DWSRF is the fund through which federal money in the form of a low-interest loan was to be funneled. The project is also earmarked for a $15 million stimulus grant.

When the problem was discussed last week, members agreed that a viable solution was to get a permit from the state Health Department and take on either 77 water customers from Bayou Two or 300 or so from McRae.

Clint McGue, project attorney, told project members Tuesday that a Monday afternoon meeting with ANRC didn’t go well.

“The ANRC has done sort of a 180,” he said. “We’ll have to take a different approach to find $30 million.”

McGue said last week that the options of each member getting a loan to pay their part of the project or for some of the members with large customer bases to borrow the money for everyone were not viable solutions.

This week, he said the only solution was for the members with large customer bases to borrow the money.

“The EPA has decided they must have strict compliance with regulations,” he said. “We’ll need volunteers to get funding.”

McGue said the money is still set aside to pay for the project. But the question that must be answered soon is who will access that money. The deadline for signed contracts for construction is Feb. 17, 2010.

Although there are no firm commitments, representatives from Vilonia, North Pulaski, Grand Prairie and Cabot said they were willing, with their boards’ approval, to consider borrowing the money.

Jacksonville also needs assurance from ANRC that its $24 million loan will not be placed in jeopardy if it also applies for a loan to help build the Lonoke-White project.

Cabot is committed to paying $35,000 a month for the project. Bill Cypert, spokesman for the Cabot Water and Wastewater Commission, said Cabot won’t pay any more than that.

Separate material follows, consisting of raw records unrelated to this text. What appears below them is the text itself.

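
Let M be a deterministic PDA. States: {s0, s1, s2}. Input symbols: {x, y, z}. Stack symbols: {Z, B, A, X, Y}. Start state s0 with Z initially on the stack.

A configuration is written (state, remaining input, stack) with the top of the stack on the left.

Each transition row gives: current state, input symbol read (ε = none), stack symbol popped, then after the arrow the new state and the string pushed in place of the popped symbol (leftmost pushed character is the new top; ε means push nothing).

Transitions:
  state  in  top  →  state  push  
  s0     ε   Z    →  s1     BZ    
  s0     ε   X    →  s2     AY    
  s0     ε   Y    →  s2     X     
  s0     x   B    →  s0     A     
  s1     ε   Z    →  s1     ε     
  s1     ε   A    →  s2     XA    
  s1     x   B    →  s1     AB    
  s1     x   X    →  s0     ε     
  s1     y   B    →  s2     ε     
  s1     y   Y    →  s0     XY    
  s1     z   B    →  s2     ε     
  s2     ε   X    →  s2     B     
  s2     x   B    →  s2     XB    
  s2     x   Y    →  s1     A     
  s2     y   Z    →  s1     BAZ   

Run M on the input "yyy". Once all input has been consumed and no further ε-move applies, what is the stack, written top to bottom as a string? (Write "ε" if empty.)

AZ

(s0, yyy, Z)
  ε-move, top Z: go to s1, push BZ → (s1, yyy, BZ)
  read y, top B: go to s2, push ε → (s2, yy, Z)
  read y, top Z: go to s1, push BAZ → (s1, y, BAZ)
  read y, top B: go to s2, push ε → (s2, ε, AZ)
All input consumed in state s2 with stack AZ.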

Woody Bryant, the newly hired project manager and member of the Grand Prairie Bayou Two Water Commission, said he had expected more resistance.

“The consensus is better here today than I thought it would be,” Bryant said.

The meeting comes on the heels of a recent Lonoke City Council meeting, which voted unanimously to accept their share of financial responsibility if the association gets its grant, and also to buy its allocation of water from the Mid- Arkansas Water Alliance.

“We won’t have to go up on our rates unless the grant comes through,” Mayor Wayne McGee said.

Leader senior staff writer John Hofheimer contributed to this report.